Second, a point that can be made from that last sentence is that Tench Coxe’s “...every terrible implement of the soldier are the birthright of an American” means exactly that.
The NFA’34 & GCA ’68 restrictions, regulations and bans on automatic and destructive device firearms, among others, are unconstitutional
The State’s Monopoly of Force and the Right to Bear Arms
In debates over the Second Amendment, the conventional view is that the government ought to possess a monopoly of legitimate force, subject to the right of individuals to act in emergency self-defense. Many treat the non-defensive circumstances in which our system decentralizes force as holdovers from days of nonprofessional police and soldiers. When it comes to the Second Amendment, many believe that the only legitimate reason individuals may bear arms today is for individual self-defense against isolated criminal violence (e.g., an occupied home invasion).

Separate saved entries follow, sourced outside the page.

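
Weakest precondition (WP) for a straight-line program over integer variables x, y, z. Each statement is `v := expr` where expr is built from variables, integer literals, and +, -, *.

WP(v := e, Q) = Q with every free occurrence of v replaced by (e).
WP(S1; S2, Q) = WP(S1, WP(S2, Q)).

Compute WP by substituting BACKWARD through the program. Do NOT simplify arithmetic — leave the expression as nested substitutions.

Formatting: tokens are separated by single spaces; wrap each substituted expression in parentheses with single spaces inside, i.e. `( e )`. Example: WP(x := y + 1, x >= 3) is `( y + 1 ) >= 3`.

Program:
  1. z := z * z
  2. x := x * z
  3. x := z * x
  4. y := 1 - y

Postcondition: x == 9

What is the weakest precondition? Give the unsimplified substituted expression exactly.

post: x == 9
stmt 4: y := 1 - y  -- replace 0 occurrence(s) of y with (1 - y)
  => x == 9
stmt 3: x := z * x  -- replace 1 occurrence(s) of x with (z * x)
  => ( z * x ) == 9
stmt 2: x := x * z  -- replace 1 occurrence(s) of x with (x * z)
  => ( z * ( x * z ) ) == 9
stmt 1: z := z * z  -- replace 2 occurrence(s) of z with (z * z)
  => ( ( z * z ) * ( x * ( z * z ) ) ) == 9

Answer: ( ( z * z ) * ( x * ( z * z ) ) ) == 9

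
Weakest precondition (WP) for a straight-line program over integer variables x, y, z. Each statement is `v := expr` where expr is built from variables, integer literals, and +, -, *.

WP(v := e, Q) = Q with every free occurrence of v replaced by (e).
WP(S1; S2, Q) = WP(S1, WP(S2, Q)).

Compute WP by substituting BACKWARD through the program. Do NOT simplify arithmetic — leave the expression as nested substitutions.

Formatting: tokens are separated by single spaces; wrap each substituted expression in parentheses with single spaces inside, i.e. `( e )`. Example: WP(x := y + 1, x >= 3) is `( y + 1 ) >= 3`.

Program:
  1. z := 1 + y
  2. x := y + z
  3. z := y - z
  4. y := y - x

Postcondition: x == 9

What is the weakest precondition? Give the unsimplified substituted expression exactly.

Answer: ( y + ( 1 + y ) ) == 9

Derivation:
post: x == 9
stmt 4: y := y - x  -- replace 0 occurrence(s) of y with (y - x)
  => x == 9
stmt 3: z := y - z  -- replace 0 occurrence(s) of z with (y - z)
  => x == 9
stmt 2: x := y + z  -- replace 1 occurrence(s) of x with (y + z)
  => ( y + z ) == 9
stmt 1: z := 1 + y  -- replace 1 occurrence(s) of z with (1 + y)
  => ( y + ( 1 + y ) ) == 9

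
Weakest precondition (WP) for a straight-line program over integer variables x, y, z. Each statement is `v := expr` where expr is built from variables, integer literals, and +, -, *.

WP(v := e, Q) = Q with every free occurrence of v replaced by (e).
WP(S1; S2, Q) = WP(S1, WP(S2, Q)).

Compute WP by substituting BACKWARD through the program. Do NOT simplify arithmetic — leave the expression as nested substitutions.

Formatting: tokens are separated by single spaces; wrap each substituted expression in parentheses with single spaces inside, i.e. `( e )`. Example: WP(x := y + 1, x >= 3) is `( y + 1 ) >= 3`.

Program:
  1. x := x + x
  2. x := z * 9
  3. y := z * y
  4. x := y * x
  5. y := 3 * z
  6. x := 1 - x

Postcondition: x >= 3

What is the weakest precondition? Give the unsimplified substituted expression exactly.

Answer: ( 1 - ( ( z * y ) * ( z * 9 ) ) ) >= 3

Derivation:
post: x >= 3
stmt 6: x := 1 - x  -- replace 1 occurrence(s) of x with (1 - x)
  => ( 1 - x ) >= 3
stmt 5: y := 3 * z  -- replace 0 occurrence(s) of y with (3 * z)
  => ( 1 - x ) >= 3
stmt 4: x := y * x  -- replace 1 occurrence(s) of x with (y * x)
  => ( 1 - ( y * x ) ) >= 3
stmt 3: y := z * y  -- replace 1 occurrence(s) of y with (z * y)
  => ( 1 - ( ( z * y ) * x ) ) >= 3
stmt 2: x := z * 9  -- replace 1 occurrence(s) of x with (z * 9)
  => ( 1 - ( ( z * y ) * ( z * 9 ) ) ) >= 3
stmt 1: x := x + x  -- replace 0 occurrence(s) of x with (x + x)
  => ( 1 - ( ( z * y ) * ( z * 9 ) ) ) >= 3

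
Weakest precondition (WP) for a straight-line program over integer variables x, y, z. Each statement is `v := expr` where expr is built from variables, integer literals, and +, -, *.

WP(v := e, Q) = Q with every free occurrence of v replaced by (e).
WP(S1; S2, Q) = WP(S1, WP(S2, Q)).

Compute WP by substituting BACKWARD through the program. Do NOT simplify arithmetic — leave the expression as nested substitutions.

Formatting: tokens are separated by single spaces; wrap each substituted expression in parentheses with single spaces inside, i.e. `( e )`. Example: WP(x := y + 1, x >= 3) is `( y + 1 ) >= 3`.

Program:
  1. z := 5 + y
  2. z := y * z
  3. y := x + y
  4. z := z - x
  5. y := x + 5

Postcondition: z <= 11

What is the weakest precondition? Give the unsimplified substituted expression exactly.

post: z <= 11
stmt 5: y := x + 5  -- replace 0 occurrence(s) of y with (x + 5)
  => z <= 11
stmt 4: z := z - x  -- replace 1 occurrence(s) of z with (z - x)
  => ( z - x ) <= 11
stmt 3: y := x + y  -- replace 0 occurrence(s) of y with (x + y)
  => ( z - x ) <= 11
stmt 2: z := y * z  -- replace 1 occurrence(s) of z with (y * z)
  => ( ( y * z ) - x ) <= 11
stmt 1: z := 5 + y  -- replace 1 occurrence(s) of z with (5 + y)
  => ( ( y * ( 5 + y ) ) - x ) <= 11

Answer: ( ( y * ( 5 + y ) ) - x ) <= 11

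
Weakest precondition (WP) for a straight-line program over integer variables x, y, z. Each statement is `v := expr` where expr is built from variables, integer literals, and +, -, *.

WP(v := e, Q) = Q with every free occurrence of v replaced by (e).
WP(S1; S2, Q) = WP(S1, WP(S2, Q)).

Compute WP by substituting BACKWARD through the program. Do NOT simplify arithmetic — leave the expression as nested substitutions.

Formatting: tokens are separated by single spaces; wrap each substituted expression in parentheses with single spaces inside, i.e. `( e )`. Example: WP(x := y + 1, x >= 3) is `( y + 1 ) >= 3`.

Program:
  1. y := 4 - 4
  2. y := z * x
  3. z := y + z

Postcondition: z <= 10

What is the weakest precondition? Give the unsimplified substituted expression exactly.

Answer: ( ( z * x ) + z ) <= 10

Derivation:
post: z <= 10
stmt 3: z := y + z  -- replace 1 occurrence(s) of z with (y + z)
  => ( y + z ) <= 10
stmt 2: y := z * x  -- replace 1 occurrence(s) of y with (z * x)
  => ( ( z * x ) + z ) <= 10
stmt 1: y := 4 - 4  -- replace 0 occurrence(s) of y with (4 - 4)
  => ( ( z * x ) + z ) <= 10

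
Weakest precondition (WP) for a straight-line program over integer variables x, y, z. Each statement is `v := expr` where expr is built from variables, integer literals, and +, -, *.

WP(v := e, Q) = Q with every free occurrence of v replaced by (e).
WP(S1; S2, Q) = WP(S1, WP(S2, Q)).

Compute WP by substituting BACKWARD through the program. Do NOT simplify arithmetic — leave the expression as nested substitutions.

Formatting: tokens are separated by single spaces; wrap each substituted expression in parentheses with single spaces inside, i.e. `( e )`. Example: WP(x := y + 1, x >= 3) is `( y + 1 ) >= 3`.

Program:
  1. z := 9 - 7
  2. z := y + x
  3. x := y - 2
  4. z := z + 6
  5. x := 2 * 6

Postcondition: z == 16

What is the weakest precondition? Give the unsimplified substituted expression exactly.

post: z == 16
stmt 5: x := 2 * 6  -- replace 0 occurrence(s) of x with (2 * 6)
  => z == 16
stmt 4: z := z + 6  -- replace 1 occurrence(s) of z with (z + 6)
  => ( z + 6 ) == 16
stmt 3: x := y - 2  -- replace 0 occurrence(s) of x with (y - 2)
  => ( z + 6 ) == 16
stmt 2: z := y + x  -- replace 1 occurrence(s) of z with (y + x)
  => ( ( y + x ) + 6 ) == 16
stmt 1: z := 9 - 7  -- replace 0 occurrence(s) of z with (9 - 7)
  => ( ( y + x ) + 6 ) == 16

Answer: ( ( y + x ) + 6 ) == 16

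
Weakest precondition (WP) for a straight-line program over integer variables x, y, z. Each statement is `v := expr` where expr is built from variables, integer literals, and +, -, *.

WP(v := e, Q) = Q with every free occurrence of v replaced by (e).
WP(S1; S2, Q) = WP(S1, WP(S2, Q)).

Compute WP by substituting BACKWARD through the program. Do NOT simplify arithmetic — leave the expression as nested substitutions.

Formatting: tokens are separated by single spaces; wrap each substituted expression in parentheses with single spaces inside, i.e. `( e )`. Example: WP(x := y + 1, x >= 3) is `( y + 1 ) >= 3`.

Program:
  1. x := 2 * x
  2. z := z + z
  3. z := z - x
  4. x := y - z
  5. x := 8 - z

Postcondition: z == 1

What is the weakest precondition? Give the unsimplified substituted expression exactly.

Answer: ( ( z + z ) - ( 2 * x ) ) == 1

Derivation:
post: z == 1
stmt 5: x := 8 - z  -- replace 0 occurrence(s) of x with (8 - z)
  => z == 1
stmt 4: x := y - z  -- replace 0 occurrence(s) of x with (y - z)
  => z == 1
stmt 3: z := z - x  -- replace 1 occurrence(s) of z with (z - x)
  => ( z - x ) == 1
stmt 2: z := z + z  -- replace 1 occurrence(s) of z with (z + z)
  => ( ( z + z ) - x ) == 1
stmt 1: x := 2 * x  -- replace 1 occurrence(s) of x with (2 * x)
  => ( ( z + z ) - ( 2 * x ) ) == 1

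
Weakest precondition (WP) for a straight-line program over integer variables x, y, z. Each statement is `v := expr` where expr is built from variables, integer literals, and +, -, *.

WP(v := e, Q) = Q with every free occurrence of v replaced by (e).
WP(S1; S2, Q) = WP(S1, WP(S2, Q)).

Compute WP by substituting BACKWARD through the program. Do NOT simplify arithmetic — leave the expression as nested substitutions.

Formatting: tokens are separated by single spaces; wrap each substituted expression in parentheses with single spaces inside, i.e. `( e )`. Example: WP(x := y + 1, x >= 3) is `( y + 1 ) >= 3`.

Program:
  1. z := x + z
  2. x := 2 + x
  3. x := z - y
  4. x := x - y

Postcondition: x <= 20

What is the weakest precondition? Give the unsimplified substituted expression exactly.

post: x <= 20
stmt 4: x := x - y  -- replace 1 occurrence(s) of x with (x - y)
  => ( x - y ) <= 20
stmt 3: x := z - y  -- replace 1 occurrence(s) of x with (z - y)
  => ( ( z - y ) - y ) <= 20
stmt 2: x := 2 + x  -- replace 0 occurrence(s) of x with (2 + x)
  => ( ( z - y ) - y ) <= 20
stmt 1: z := x + z  -- replace 1 occurrence(s) of z with (x + z)
  => ( ( ( x + z ) - y ) - y ) <= 20

Answer: ( ( ( x + z ) - y ) - y ) <= 20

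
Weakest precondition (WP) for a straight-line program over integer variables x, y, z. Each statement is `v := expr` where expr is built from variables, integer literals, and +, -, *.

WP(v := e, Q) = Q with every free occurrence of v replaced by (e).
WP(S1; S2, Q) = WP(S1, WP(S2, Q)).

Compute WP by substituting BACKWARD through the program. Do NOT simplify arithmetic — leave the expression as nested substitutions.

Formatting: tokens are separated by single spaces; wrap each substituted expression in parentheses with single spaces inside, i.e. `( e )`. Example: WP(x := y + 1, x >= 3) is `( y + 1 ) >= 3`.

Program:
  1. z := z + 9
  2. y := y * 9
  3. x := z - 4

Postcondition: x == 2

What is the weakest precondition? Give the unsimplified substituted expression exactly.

post: x == 2
stmt 3: x := z - 4  -- replace 1 occurrence(s) of x with (z - 4)
  => ( z - 4 ) == 2
stmt 2: y := y * 9  -- replace 0 occurrence(s) of y with (y * 9)
  => ( z - 4 ) == 2
stmt 1: z := z + 9  -- replace 1 occurrence(s) of z with (z + 9)
  => ( ( z + 9 ) - 4 ) == 2

Answer: ( ( z + 9 ) - 4 ) == 2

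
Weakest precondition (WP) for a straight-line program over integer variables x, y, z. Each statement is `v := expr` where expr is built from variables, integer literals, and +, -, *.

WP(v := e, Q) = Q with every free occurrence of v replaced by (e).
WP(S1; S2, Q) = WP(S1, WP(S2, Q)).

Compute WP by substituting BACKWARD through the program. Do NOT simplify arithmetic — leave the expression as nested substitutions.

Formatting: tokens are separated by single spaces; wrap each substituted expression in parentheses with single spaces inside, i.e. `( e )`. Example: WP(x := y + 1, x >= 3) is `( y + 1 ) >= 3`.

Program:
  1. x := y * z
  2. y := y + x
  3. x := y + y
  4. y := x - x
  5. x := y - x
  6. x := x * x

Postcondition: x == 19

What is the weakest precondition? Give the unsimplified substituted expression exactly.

post: x == 19
stmt 6: x := x * x  -- replace 1 occurrence(s) of x with (x * x)
  => ( x * x ) == 19
stmt 5: x := y - x  -- replace 2 occurrence(s) of x with (y - x)
  => ( ( y - x ) * ( y - x ) ) == 19
stmt 4: y := x - x  -- replace 2 occurrence(s) of y with (x - x)
  => ( ( ( x - x ) - x ) * ( ( x - x ) - x ) ) == 19
stmt 3: x := y + y  -- replace 6 occurrence(s) of x with (y + y)
  => ( ( ( ( y + y ) - ( y + y ) ) - ( y + y ) ) * ( ( ( y + y ) - ( y + y ) ) - ( y + y ) ) ) == 19
stmt 2: y := y + x  -- replace 12 occurrence(s) of y with (y + x)
  => ( ( ( ( ( y + x ) + ( y + x ) ) - ( ( y + x ) + ( y + x ) ) ) - ( ( y + x ) + ( y + x ) ) ) * ( ( ( ( y + x ) + ( y + x ) ) - ( ( y + x ) + ( y + x ) ) ) - ( ( y + x ) + ( y + x ) ) ) ) == 19
stmt 1: x := y * z  -- replace 12 occurrence(s) of x with (y * z)
  => ( ( ( ( ( y + ( y * z ) ) + ( y + ( y * z ) ) ) - ( ( y + ( y * z ) ) + ( y + ( y * z ) ) ) ) - ( ( y + ( y * z ) ) + ( y + ( y * z ) ) ) ) * ( ( ( ( y + ( y * z ) ) + ( y + ( y * z ) ) ) - ( ( y + ( y * z ) ) + ( y + ( y * z ) ) ) ) - ( ( y + ( y * z ) ) + ( y + ( y * z ) ) ) ) ) == 19

Answer: ( ( ( ( ( y + ( y * z ) ) + ( y + ( y * z ) ) ) - ( ( y + ( y * z ) ) + ( y + ( y * z ) ) ) ) - ( ( y + ( y * z ) ) + ( y + ( y * z ) ) ) ) * ( ( ( ( y + ( y * z ) ) + ( y + ( y * z ) ) ) - ( ( y + ( y * z ) ) + ( y + ( y * z ) ) ) ) - ( ( y + ( y * z ) ) + ( y + ( y * z ) ) ) ) ) == 19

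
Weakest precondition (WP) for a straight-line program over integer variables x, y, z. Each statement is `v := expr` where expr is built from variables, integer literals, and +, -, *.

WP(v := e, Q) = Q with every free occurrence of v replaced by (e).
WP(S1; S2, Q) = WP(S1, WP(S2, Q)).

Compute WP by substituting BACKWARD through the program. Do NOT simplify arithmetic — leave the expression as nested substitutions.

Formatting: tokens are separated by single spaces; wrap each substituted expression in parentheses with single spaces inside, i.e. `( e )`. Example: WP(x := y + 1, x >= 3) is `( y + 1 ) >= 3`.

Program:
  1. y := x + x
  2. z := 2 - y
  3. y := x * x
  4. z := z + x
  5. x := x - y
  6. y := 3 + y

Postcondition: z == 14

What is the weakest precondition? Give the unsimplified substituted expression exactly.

post: z == 14
stmt 6: y := 3 + y  -- replace 0 occurrence(s) of y with (3 + y)
  => z == 14
stmt 5: x := x - y  -- replace 0 occurrence(s) of x with (x - y)
  => z == 14
stmt 4: z := z + x  -- replace 1 occurrence(s) of z with (z + x)
  => ( z + x ) == 14
stmt 3: y := x * x  -- replace 0 occurrence(s) of y with (x * x)
  => ( z + x ) == 14
stmt 2: z := 2 - y  -- replace 1 occurrence(s) of z with (2 - y)
  => ( ( 2 - y ) + x ) == 14
stmt 1: y := x + x  -- replace 1 occurrence(s) of y with (x + x)
  => ( ( 2 - ( x + x ) ) + x ) == 14

Answer: ( ( 2 - ( x + x ) ) + x ) == 14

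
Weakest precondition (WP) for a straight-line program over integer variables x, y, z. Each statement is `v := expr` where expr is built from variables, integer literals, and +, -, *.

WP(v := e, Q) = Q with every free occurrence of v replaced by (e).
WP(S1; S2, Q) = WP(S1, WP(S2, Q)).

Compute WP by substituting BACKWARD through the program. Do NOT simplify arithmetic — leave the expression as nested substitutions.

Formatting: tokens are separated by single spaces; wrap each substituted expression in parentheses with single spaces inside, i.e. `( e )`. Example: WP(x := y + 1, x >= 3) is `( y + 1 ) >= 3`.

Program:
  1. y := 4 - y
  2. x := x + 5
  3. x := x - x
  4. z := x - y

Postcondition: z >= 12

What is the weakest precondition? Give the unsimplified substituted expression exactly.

Answer: ( ( ( x + 5 ) - ( x + 5 ) ) - ( 4 - y ) ) >= 12

Derivation:
post: z >= 12
stmt 4: z := x - y  -- replace 1 occurrence(s) of z with (x - y)
  => ( x - y ) >= 12
stmt 3: x := x - x  -- replace 1 occurrence(s) of x with (x - x)
  => ( ( x - x ) - y ) >= 12
stmt 2: x := x + 5  -- replace 2 occurrence(s) of x with (x + 5)
  => ( ( ( x + 5 ) - ( x + 5 ) ) - y ) >= 12
stmt 1: y := 4 - y  -- replace 1 occurrence(s) of y with (4 - y)
  => ( ( ( x + 5 ) - ( x + 5 ) ) - ( 4 - y ) ) >= 12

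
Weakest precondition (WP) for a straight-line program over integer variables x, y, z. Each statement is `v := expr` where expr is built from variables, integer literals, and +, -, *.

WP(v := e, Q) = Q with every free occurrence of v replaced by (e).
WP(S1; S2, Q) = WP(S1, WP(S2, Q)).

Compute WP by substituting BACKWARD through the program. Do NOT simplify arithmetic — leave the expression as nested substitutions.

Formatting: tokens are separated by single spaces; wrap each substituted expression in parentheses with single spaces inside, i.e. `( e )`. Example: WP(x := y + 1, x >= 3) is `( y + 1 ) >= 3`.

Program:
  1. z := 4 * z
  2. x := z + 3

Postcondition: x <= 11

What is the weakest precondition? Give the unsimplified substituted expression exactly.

Answer: ( ( 4 * z ) + 3 ) <= 11

Derivation:
post: x <= 11
stmt 2: x := z + 3  -- replace 1 occurrence(s) of x with (z + 3)
  => ( z + 3 ) <= 11
stmt 1: z := 4 * z  -- replace 1 occurrence(s) of z with (4 * z)
  => ( ( 4 * z ) + 3 ) <= 11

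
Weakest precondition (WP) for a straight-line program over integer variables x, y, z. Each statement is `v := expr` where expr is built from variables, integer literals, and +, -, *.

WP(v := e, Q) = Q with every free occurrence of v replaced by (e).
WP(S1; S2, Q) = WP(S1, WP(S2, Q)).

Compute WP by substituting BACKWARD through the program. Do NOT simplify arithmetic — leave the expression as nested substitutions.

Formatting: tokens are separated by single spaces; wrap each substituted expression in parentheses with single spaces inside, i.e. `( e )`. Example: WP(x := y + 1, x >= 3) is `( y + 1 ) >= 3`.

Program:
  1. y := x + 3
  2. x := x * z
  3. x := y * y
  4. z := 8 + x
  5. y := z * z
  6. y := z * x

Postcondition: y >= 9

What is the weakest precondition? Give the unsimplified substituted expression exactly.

post: y >= 9
stmt 6: y := z * x  -- replace 1 occurrence(s) of y with (z * x)
  => ( z * x ) >= 9
stmt 5: y := z * z  -- replace 0 occurrence(s) of y with (z * z)
  => ( z * x ) >= 9
stmt 4: z := 8 + x  -- replace 1 occurrence(s) of z with (8 + x)
  => ( ( 8 + x ) * x ) >= 9
stmt 3: x := y * y  -- replace 2 occurrence(s) of x with (y * y)
  => ( ( 8 + ( y * y ) ) * ( y * y ) ) >= 9
stmt 2: x := x * z  -- replace 0 occurrence(s) of x with (x * z)
  => ( ( 8 + ( y * y ) ) * ( y * y ) ) >= 9
stmt 1: y := x + 3  -- replace 4 occurrence(s) of y with (x + 3)
  => ( ( 8 + ( ( x + 3 ) * ( x + 3 ) ) ) * ( ( x + 3 ) * ( x + 3 ) ) ) >= 9

Answer: ( ( 8 + ( ( x + 3 ) * ( x + 3 ) ) ) * ( ( x + 3 ) * ( x + 3 ) ) ) >= 9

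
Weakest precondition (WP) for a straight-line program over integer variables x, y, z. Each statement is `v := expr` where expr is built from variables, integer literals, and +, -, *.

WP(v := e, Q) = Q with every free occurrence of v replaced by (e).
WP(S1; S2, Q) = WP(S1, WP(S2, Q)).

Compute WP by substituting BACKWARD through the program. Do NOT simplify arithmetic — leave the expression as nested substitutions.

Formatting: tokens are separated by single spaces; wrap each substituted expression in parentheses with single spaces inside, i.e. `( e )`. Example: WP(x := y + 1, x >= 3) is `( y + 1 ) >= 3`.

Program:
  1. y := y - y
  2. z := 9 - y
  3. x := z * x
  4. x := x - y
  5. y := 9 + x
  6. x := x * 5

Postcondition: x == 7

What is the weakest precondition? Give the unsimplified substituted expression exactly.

Answer: ( ( ( ( 9 - ( y - y ) ) * x ) - ( y - y ) ) * 5 ) == 7

Derivation:
post: x == 7
stmt 6: x := x * 5  -- replace 1 occurrence(s) of x with (x * 5)
  => ( x * 5 ) == 7
stmt 5: y := 9 + x  -- replace 0 occurrence(s) of y with (9 + x)
  => ( x * 5 ) == 7
stmt 4: x := x - y  -- replace 1 occurrence(s) of x with (x - y)
  => ( ( x - y ) * 5 ) == 7
stmt 3: x := z * x  -- replace 1 occurrence(s) of x with (z * x)
  => ( ( ( z * x ) - y ) * 5 ) == 7
stmt 2: z := 9 - y  -- replace 1 occurrence(s) of z with (9 - y)
  => ( ( ( ( 9 - y ) * x ) - y ) * 5 ) == 7
stmt 1: y := y - y  -- replace 2 occurrence(s) of y with (y - y)
  => ( ( ( ( 9 - ( y - y ) ) * x ) - ( y - y ) ) * 5 ) == 7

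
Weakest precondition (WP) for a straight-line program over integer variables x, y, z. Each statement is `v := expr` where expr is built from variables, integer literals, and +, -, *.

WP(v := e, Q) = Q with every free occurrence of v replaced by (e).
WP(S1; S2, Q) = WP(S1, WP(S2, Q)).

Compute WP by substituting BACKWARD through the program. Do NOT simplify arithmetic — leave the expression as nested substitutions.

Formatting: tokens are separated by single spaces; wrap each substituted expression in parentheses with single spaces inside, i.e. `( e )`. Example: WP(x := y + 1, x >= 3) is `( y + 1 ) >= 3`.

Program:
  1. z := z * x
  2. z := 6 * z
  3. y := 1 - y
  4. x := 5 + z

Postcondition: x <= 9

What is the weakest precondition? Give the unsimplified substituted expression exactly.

post: x <= 9
stmt 4: x := 5 + z  -- replace 1 occurrence(s) of x with (5 + z)
  => ( 5 + z ) <= 9
stmt 3: y := 1 - y  -- replace 0 occurrence(s) of y with (1 - y)
  => ( 5 + z ) <= 9
stmt 2: z := 6 * z  -- replace 1 occurrence(s) of z with (6 * z)
  => ( 5 + ( 6 * z ) ) <= 9
stmt 1: z := z * x  -- replace 1 occurrence(s) of z with (z * x)
  => ( 5 + ( 6 * ( z * x ) ) ) <= 9

Answer: ( 5 + ( 6 * ( z * x ) ) ) <= 9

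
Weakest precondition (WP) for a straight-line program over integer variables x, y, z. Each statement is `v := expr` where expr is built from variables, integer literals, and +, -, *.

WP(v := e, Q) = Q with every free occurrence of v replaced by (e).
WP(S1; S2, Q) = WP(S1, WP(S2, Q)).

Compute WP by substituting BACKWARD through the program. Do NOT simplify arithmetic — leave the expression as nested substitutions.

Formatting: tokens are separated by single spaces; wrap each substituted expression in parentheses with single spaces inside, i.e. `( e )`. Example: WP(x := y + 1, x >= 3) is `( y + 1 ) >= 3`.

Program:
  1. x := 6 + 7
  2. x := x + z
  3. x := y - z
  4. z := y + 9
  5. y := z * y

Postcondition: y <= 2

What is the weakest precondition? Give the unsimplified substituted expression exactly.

post: y <= 2
stmt 5: y := z * y  -- replace 1 occurrence(s) of y with (z * y)
  => ( z * y ) <= 2
stmt 4: z := y + 9  -- replace 1 occurrence(s) of z with (y + 9)
  => ( ( y + 9 ) * y ) <= 2
stmt 3: x := y - z  -- replace 0 occurrence(s) of x with (y - z)
  => ( ( y + 9 ) * y ) <= 2
stmt 2: x := x + z  -- replace 0 occurrence(s) of x with (x + z)
  => ( ( y + 9 ) * y ) <= 2
stmt 1: x := 6 + 7  -- replace 0 occurrence(s) of x with (6 + 7)
  => ( ( y + 9 ) * y ) <= 2

Answer: ( ( y + 9 ) * y ) <= 2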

This symposium article attacks the monopoly of force account, justifying the continued relevance of American law’s decentralization of legitimate force. This article argues that decentralization of force remains important for three reasons. First, despite the rise of professional police, American law enforcement still enforces law below desirable levels. Underenforcement of core crimes is particularly a problem in disadvantaged and rural communities and during times of civil unrest. Decentralization of force helps mitigate the underenforcement problem. And decentralization may be a better solution than simply providing more police because many areas where law is underenforced also (paradoxically) suffer from the effects of overcriminalization. Increased police presence could make the overcriminalization problem worse without solving the underenforcement problem. Second, American law has a mismatch between public duties and private rights. While providing effective law enforcement is a public duty, it is not a private right. Individuals, thus, have no effective claim that the government adequately enforce the law or protect them against unlawful violence. And any attempt to create such a private right would create profound separation of powers concerns. Consequently, self-help and private law enforcement are the best remedies when governments undersupply needed levels of police protection. Third, even if the “government” has a monopoly of force, it does not follow that government officers are the only ones in whom the government’s monopoly may be vested. The “government” is an incorporeal entity whose power must be exercised by human agents. Agents do not perfectly carry out the tasks of their principals; some government officers commit malfeasance and nonfeasance. The decentralization of force provides a remedy for such abuses of office.
Ultimately, the article concludes that the individual right to bear arms still has relevance for public defense and security. This fact should warrant consideration when determining the scope of the right, including that the arms protected by the Second Amendment should continue to include those arms whose primary value is public security rather than individual self-defense.